Jesus' impact unrecognized

Sunday, November 25, 2012
Charlie Butts (

A study conducted by Harris Interactive for Zondervan Publishers shows that "Americans don't know the facts about Jesus."

While 66 percent believe Jesus is the most recognized figure in history, the study [pdf]shows that few understand His impact.

Ortberg, John (MPPC)"A lot of people don't know [Jesus'] role in creating a society where all human beings are recognized as having rights and that everybody should be included and be considered equal," says Pastor John Ortberg of Menlo Park Presbyterian Church in California.

"That really was based on the idea which began in little Israel and spread through the world, through Jesus, that every human being is made in the image of God and is loved by God, and out of that flowed ideas, such as we should have compassion for everybody," Ortberg adds.

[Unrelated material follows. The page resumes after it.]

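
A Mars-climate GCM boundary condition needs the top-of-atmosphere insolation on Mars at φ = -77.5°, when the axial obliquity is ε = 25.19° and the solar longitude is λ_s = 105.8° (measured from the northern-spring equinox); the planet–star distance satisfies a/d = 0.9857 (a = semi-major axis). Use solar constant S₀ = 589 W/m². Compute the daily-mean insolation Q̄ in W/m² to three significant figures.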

He contends things like orphanages and hospitals originated with followers of Jesus who remembered His teachings and compassion.

He also points out there was a gender imbalance during the time of Jesus -- 1 million women to 1.4 million men -- because many girls died at birth or through exposure or infanticide because of their sex.

"It was really through the teaching of Jesus, the way that He would teach women as well as men, that they equally bore the image of God, that they were the first witnesses of the resurrection and were leaders in the early church, where over time in society at large the idea of the dignity, worth, equality of women spread," the pastor explains. "So, Jesus' teachings elevated women."

Ortberg points to the Harris/Zondervan poll, which reveals that 89 percent of Americans do not know Jesus pioneered the concepts of universal literacy and education. He thinks it is a shame people do not know more about who they know to be the most recognized figure in history.

John Ortberg is the author of Who Is This Man?: The Unpredictable Impact of the Inescapable Jesus.